Mary Beth took a seat and watched the television news, a reporter in a tweed cap and trench coat making his way through midtown Manhattan. He stopped in front of the retail display windows that lined Fifty-Seventh Street to confront passersby about their resolutions.
The top-of-the-hour broadcast recapped the lead stories from the past year—an assassination in the Middle East, a mining collapse in western Pennsylvania, the bombing of an Orthodox cathedral in Moscow by Chechen separatists, August’s transoceanic flight of a billionaire in a shiny silver balloon, the summertime disappearances of a handful of young blond girls. Next, set to the background music of Sinatra’s “It Was a Very Good Year,” came the usual year-end homage to dead celebrities, a slideshow of the last luminaries of a departed age, the tributes rendered in black and white—the stop-motion of an athlete dying young, the overdosed guitarist haloed and backlit in perform
ance, a soundless clip of a pratfalling sitcom star, people both familiar and anonymous, even in death. A hockey player from a team Mary Beth had never heard of, the Green Hornets or Yellow Jackets or something, lay in a profound coma after being struck in the temple by an errant slapshot. In Washington, the president’s daughter was recovering from mononucleosis, and the president himself waddled on crutches after tearing his Achilles tendon during some undescribed Camp David recreation. Goodland, Kansas, dug out after seventeen consecutive days of snow; the local McDonald’s claimed to be sold out of everything but Filet-o-Fish sandwiches and orange soda.
Ten hours into the New Year, the airport began to fill with a smattering of travelers all plagued by the rescission of their pledges from the night before, already defaulting on the renouncement of tobacco, the promise of temperance. The bar even offered a midday special, a double for a dollar more. Most travelers would soon abandon the grandiose ambitions of midnight in favor of a more cautious optimism. New Year’s Day meant negotiations, internal debates. One drink wouldn’t hurt.
Shifting in her molded plastic seat, Mary Beth realized she was the loneliest kind of traveler. The worst part of being in an airport was being there alone, with no one to watch your luggage while you darted into an overcrowded and malodorous restroom, no one to laughingly point out the tabloid headlines about your favorite celebrities, no one to share the once-every-two-years pleasure of a box of Good & Plenty. She was flipping through a well-thumbed copy of the USA Today Life section when her eyes caught the image of her brother on the TV, seated in front of a computer-generated backdrop of the Capitol—a short promotional announcement for a scheduled television appearance.

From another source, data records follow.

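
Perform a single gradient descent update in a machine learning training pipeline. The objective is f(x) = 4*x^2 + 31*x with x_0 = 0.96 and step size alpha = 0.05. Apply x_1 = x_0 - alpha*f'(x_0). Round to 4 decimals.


We compute the gradient at x_0 and apply the update.
f'(x) = 8*x + 31
f'(0.96) = 8*0.96 + 31 = 38.68
x_1 = 0.96 - 0.05*38.68 = -0.974


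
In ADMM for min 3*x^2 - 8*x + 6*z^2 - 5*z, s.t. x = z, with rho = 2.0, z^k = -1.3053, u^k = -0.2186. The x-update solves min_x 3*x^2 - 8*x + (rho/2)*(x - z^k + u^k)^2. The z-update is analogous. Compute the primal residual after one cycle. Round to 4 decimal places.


ADMM iteration with rho = 2.0, z^k = -1.3053, u^k = -0.2186
Step 1: x-update.
Minimize 3*x^2 - 8*x + (2.0/2)*(x + 1.3053 - 0.2186)^2
FOC: (2*3 + 2.0)*x = 8 + 2.0*(-1.3053 + 0.2186)
x^{k+1} = 0.7283
Step 2: z-update.
Minimize 6*z^2 - 5*z + (2.0/2)*(0.7283 - z - 0.2186)^2
FOC: (2*6 + 2.0)*z = 5 + 2.0*(0.7283 - 0.2186)
z^{k+1} = 0.43
Step 3: u-update.
u^{k+1} = -0.2186 + 0.7283 - 0.43 = 0.0798
Step 4: Primal residual = |0.7283 - 0.43| = 0.2984


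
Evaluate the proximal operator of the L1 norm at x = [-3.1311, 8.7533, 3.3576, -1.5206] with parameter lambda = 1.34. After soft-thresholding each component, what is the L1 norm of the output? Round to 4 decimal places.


Soft-thresholding with lambda = 1.34:
prox(-3.1311) = sign(-3.1311)*max(|-3.1311| - 1.34, 0) = -1.7911
prox(8.7533) = sign(8.7533)*max(|8.7533| - 1.34, 0) = 7.4133
prox(3.3576) = sign(3.3576)*max(|3.3576| - 1.34, 0) = 2.0176
prox(-1.5206) = sign(-1.5206)*max(|-1.5206| - 1.34, 0) = -0.1806
prox(x) = [-1.7911, 7.4133, 2.0176, -0.1806]
||prox(x)||_1 = 1.7911 + 7.4133 + 2.0176 + 0.1806 = 11.4026


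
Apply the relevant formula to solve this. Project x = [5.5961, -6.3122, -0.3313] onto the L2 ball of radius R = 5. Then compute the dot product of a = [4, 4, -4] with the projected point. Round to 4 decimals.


Step 1: Compute ||x|| (intermediates to 6 decimals).
||x|| = sqrt(5.5961^2 + (-6.3122)^2 + (-0.3313)^2) = 8.442154
Step 2: Project.
Since ||x|| > R, scale = R/||x|| = 5/8.442154 = 0.592266, proj(x) = scale * x
proj(x) = [3.31438, -3.738501, -0.196218]
Step 3: Dot product.
a^T * proj(x) = 4*3.31438 + 4*(-3.738501) - 4*(-0.196218) = -0.9116


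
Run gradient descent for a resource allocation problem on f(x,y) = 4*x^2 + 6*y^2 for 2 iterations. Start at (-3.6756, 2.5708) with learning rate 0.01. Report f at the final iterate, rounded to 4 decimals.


Gradient descent on f(x,y) = 4*x^2 + 6*y^2.
Starting point: (-3.6756, 2.5708), alpha = 0.01
Step 1: grad_x = 2*4*-3.6756 = -29.4048, grad_y = 2*6*2.5708 = 30.8496
  x_1 = -3.6756 - 0.01*-29.4048 = -3.3816
  y_1 = 2.5708 - 0.01*30.8496 = 2.2623
Step 2: grad_x = 2*4*-3.3816 = -27.0524, grad_y = 2*6*2.2623 = 27.1476
  x_2 = -3.3816 - 0.01*-27.0524 = -3.111
  y_2 = 2.2623 - 0.01*27.1476 = 1.9908
f(-3.111, 1.9908) = 4*(-3.111)^2 + 6*1.9908^2 = 62.4943


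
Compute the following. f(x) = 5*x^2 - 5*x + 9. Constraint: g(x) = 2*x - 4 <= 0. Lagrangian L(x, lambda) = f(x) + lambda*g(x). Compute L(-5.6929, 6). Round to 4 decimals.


Step 1: Evaluate f(x).
f(-5.6929) = 5*(-5.6929)^2 - 5*(-5.6929) + 9 = 199.5101
Step 2: Evaluate g(x).
g(-5.6929) = 2*-5.6929 - 4 = -15.3858
Step 3: Compute Lagrangian.
L = 199.5101 + 6*-15.3858 = 107.1953


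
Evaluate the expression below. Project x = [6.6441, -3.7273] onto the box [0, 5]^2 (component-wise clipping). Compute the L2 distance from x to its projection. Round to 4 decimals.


Project each component onto [0, 5].
clip(6.6441) = 5.0, clip(-3.7273) = 0.0
Projection = [5.0, 0.0]
Squared diffs: [2.7031, 13.8928]
Distance = sqrt(16.5959) = 4.0738


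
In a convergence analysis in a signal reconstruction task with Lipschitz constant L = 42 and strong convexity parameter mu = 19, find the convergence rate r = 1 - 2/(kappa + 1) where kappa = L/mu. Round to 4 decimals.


Step 1: Compute the condition number.
kappa = L/mu = 42/19 = 2.2105
Step 2: Compute the convergence rate.
r = 1 - 2/(kappa + 1) = 1 - 2*mu/(L + mu) = (L - mu)/(L + mu) = 23/61 = 0.377


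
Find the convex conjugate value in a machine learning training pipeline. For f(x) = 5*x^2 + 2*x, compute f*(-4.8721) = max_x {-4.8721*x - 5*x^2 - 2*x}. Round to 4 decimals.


f*(y) = sup_x {y*x - a*x^2 - b*x} = sup_x {(y-b)*x - a*x^2}
FOC: (y - b) - 2a*x = 0 => x* = (y - b)/(2a)
x* = (-4.8721 - 2)/(2*5) = -0.6872
f*(-4.8721) = (y-b)^2/(4a) = (-4.8721 - 2)^2/(4*5)
= 47.2258/20 = 2.3613


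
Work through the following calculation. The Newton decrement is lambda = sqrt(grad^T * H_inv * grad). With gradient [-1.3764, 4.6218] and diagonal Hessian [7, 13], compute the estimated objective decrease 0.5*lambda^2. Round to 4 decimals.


Step 1: H is diagonal, so H^(-1) * g = [-0.1966, 0.3555].
Step 2: g^T H^(-1) g = sum_i g_i^2 / H_ii
  = (-1.3764)^2/7 + (4.6218)^2/13
  = 0.2706 + 1.6432 = 1.9138
Step 3: Objective decrease = 0.5 * g^T H^(-1) g = 0.9569


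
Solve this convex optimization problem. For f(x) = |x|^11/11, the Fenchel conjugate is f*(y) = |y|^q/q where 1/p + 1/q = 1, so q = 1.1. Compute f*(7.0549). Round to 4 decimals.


The conjugate exponent q satisfies 1/p + 1/q = 1.
p = 11, so q = 11/(11 - 1) = 1.1
|y|^q = 7.0549^1.1 = 8.5771
f*(7.0549) = 8.5771 / 1.1 = 7.7974


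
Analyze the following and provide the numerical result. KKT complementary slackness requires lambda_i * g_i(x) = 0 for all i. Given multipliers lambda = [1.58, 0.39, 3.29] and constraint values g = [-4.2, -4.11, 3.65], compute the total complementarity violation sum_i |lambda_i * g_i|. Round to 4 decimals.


KKT complementary slackness check:
lambda_1 * g_1 = 1.58 * -4.2 = -6.636
lambda_2 * g_2 = 0.39 * -4.11 = -1.6029
lambda_3 * g_3 = 3.29 * 3.65 = 12.0085
Total violation = 6.636 + 1.6029 + 12.0085 = 20.2474


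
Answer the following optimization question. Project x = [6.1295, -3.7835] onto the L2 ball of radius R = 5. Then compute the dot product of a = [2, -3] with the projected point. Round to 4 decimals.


Step 1: Compute ||x|| (intermediates to 6 decimals).
||x|| = sqrt(6.1295^2 + (-3.7835)^2) = 7.203169
Step 2: Project.
Since ||x|| > R, scale = R/||x|| = 5/7.203169 = 0.694139, proj(x) = scale * x
proj(x) = [4.254725, -2.626275]
Step 3: Dot product.
a^T * proj(x) = 2*4.254725 - 3*(-2.626275) = 16.3883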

A check of her watch told her she’d be on the way to Dallas by the time he made the air. She wondered when they’d taped the teaser (he’d taught her the whole vocabulary of his strange career) and whether he was going to wear that garish yellow tie before she remembered it was one Gabriel had picked out among the downtrodden orphans that littered the clearance table at Dillard’s; she’d forwarded it along last Christmas, a tentative step toward reconciliation.